Suzuki's characters, as the subjects and objects of those revelations, manage to retain more autonomy than one might expect. Ando's grief is nicely established at the outset, with enough pertinent detail to display the depth of character required to sustain Suzuki's more outrageous innovations. Miyashita, his collaborator as he pursues the mystery of Ryuchi's death, offers a more balanced and human perspective on matters. One of the interesting aspects of reading a novel that in some senses conforms to the description of "suburban horror" is that the Japanese setting and culture come to life in subtle ways, in observations that might be overlooked in an American novel.

Walley's translation engine clunks once or twice, but it's otherwise as transparent as the Chip Kidd's psyche-out cover design. Vertical's usually fine design sensibilities are marred by paperback-style advertisements for coming works at the back of the book. As happy as readers will be to know that the final novel in the trilogy 'Loop', is coming next year, along with 'Dark Water', a collection of short stories this fall, the adverts actually start on the back of the final page of the novel itself.

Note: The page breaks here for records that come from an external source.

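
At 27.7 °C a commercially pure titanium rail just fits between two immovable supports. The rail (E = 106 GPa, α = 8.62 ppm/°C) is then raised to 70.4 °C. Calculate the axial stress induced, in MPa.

39.0 MPa

ΔT = 42.70 K. Constrained thermal stress σ = E·α·ΔT = 106.0×10³ MPa × 8.62×10⁻⁶ × 42.70 = 39.0 MPa (compressive).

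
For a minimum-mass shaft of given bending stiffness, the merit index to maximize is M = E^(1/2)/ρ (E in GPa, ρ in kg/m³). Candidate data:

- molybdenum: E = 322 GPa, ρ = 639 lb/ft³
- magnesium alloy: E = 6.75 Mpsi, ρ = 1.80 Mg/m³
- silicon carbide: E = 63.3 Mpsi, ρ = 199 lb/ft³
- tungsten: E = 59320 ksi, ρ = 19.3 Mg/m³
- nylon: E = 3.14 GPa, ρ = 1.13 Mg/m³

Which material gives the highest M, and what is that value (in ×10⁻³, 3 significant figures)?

In SI units:
  molybdenum: E = 322.0 GPa, ρ = 10240 kg/m³
  magnesium alloy: E = 46.54 GPa, ρ = 1800 kg/m³
  silicon carbide: E = 436.4 GPa, ρ = 3188 kg/m³
  tungsten: E = 409.0 GPa, ρ = 19300 kg/m³
  nylon: E = 3.140 GPa, ρ = 1130 kg/m³
  silicon carbide: M = 6.55×10⁻³
  magnesium alloy: M = 3.79×10⁻³
  molybdenum: M = 1.75×10⁻³
  nylon: M = 1.57×10⁻³
  tungsten: M = 1.05×10⁻³
Silicon carbide has the largest M.

silicon carbide, M = 6.55×10⁻³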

You need not be fussy to find this a bit gauche. I'll admit to being fussy.

Perhaps Vertical was betting on the fact that by the time readers have finished the novel, they're so thoroughly gobsmacked by what Suzuki brings to pass, they won't be able to focus on anything in the real world, even the novel that displaces it. Suzuki is nothing if not bold. 'Spiral' is the vector for a series of nasty concepts that wheedle their way into the reader's mindset with the help of his antiseptic prose and razor-blade reasoning. Suzuki cuts to the quick. His devil's-advocate logic is contagious. By the time you realize you're convinced, it's too late to look up. The last words you read aren't in the novel. 40 TONS.